Chandigarh, March 28 (IANS) A shutdown called by Sikh groups to protest the scheduled hanging of terrorist Balwant Singh Rajoana affected life in most parts of Punjab but the man facing death remained defiant.
Protest marches were taken out in many places demanding clemency for Rajoana, who is to hang Saturday for his role in the 1995 assassination of then Punjab chief minister Beant Singh.
Authorities said barring stray incidents of unrest, the situation was largely peaceful. Rajoana himself appealed to Sikh youths to remain calm, even after his death.
The call for the shutdown was given by Sikh organizations like Khalsa Action Committee, Dal Khalsa, and Akali Dal (Panch Pardhani). The head clergyman of the Akal Takht, the highest temporal seat of Sikh religion, had also appealed to the people to stay indoors.
"The bandh was complete across Punjab," Dal Khalsa spokesman Kanwarpal Singh told IANS.
Minor violence was reported from Patiala, 80 km from here. There was tension at Lehra and Tapa towns in southwest Punjab as Rajoana supporters forced traders to close down their establishments.
In Patiala, a clash took place between two groups. In Jalandhar, police used batons to disperse a mob at Adda Hoshiarpur area as some people armed with swords tried to stop a train.
A clash was also reported in the industrial town of Phagwara, 120 km from here between two groups, forcing the police to intervene.
Rajoana, lodged in Patiala's central jail, issued a letter through his sister Kamaldeep Kaur appealing to people to maintain peace.
He said he will not submit any mercy petition to the president or prime minister to get his death sentence commuted, and added that he was waiting to die Saturday.
Quoting her brother's letter, Kamaldeep Kaur told media outside Patiala jail Wednesday: "My brother has appealed for peace. He said that he will not seek clemency."
The area around the prison came under heavy security cover. Barricades were put up on roads leading to the complex.
Patiala police chief Gurpreet Singh Gill said tight security was in place around the prison.
A court in Chandigarh Tuesday directed that the Babbar Khalsa International (BKI) terrorist be hanged Saturday for playing a role in the killing of Congress chief minister Beant Singh.
The high-profile assassination took place some two years after a bloody decade-long Sikh separatist campaign was crushed in 1993 after the loss of some 25,000 lives.
On Wednesday, shops and commercial establishments were closed in most places across the state. Saffron colour flags were put up on buildings as well as houses and shops to portray defiance.

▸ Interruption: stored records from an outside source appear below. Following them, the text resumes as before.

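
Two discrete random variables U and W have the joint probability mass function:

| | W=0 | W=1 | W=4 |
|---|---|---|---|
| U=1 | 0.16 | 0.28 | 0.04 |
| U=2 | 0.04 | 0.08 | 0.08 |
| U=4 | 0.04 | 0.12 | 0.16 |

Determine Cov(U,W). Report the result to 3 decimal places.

E[U] = 2.16,  E[W] = 1.6
E[UW] = 4.28
Cov(U,W) = E[UW] − E[U]E[W] = 4.28 − (2.16)(1.6) = 0.824

0.824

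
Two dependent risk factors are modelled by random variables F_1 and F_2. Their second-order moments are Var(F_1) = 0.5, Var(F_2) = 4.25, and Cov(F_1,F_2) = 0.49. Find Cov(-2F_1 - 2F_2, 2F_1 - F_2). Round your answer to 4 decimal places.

5.5200

Cov(-2F_1 - 2F_2, 2F_1 - F_2) = (-2)(2)Var(F_1) + (-2)(-1)Var(F_2) + [(-2)(-1) + (-2)(2)]Cov(F_1,F_2)
= -4·0.5 + 2·4.25 + -2·0.49 = 5.52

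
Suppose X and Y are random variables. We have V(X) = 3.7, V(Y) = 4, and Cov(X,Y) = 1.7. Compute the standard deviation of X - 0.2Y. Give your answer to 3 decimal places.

V(X - 0.2Y) = (1)²·V(X) + (-0.2)²·V(Y) + 2·(1)·(-0.2)·Cov(X,Y)
= 1·3.7 + 0.04·4 + -0.4·1.7 = 3.18
sd(X - 0.2Y) = √3.18 ≈ 1.783

1.783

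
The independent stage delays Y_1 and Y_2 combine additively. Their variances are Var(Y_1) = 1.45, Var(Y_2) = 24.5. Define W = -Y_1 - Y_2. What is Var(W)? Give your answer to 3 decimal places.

By independence, Var(W) = (-1)²Var(Y_1) + (-1)²Var(Y_2)
= (-1)²·1.45 + (-1)²·24.5 = 25.95

25.950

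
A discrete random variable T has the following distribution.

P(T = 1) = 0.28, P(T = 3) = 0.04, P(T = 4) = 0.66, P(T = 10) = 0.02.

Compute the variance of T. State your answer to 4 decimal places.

E[T] = (1)(0.28) + (3)(0.04) + (4)(0.66) + (10)(0.02) = 3.24
E[T²] = (1)²(0.28) + (3)²(0.04) + (4)²(0.66) + (10)²(0.02) = 13.2
var(T) = E[T²] − (E[T])² = 13.2 − (3.24)² = 2.7024

2.7024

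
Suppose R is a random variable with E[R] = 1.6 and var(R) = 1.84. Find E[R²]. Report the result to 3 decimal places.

E[R²] = var(R) + (E[R])² = 1.84 + (1.6)² = 4.4

4.400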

Additional Director General of Police S.K. Sharma said there was no major incident of violence.
Educational institutions too were closed. There were fewer state transport and private buses on the roads.
But other traffic was normal on most national and state highways. Protesters did block some roads in Jalandhar, Ludhiana, Bathinda, Patiala and Amritsar for some time.
With tension running high, the authorities are taking no chances.
Nearly 60,000 Punjab Police personnel and 15 companies of paramilitary forces have been put on alert.
In Chandigarh, the administration imposed prohibitory orders to foil protests and rallies.
Radical Sikh group Dal Khalsa said the shutdown Wednesday was a success in Punjab.
In New York, Human Rights Watch urged the Indian government not to hang Rajoana, saying it was opposed in principle to capital punishment.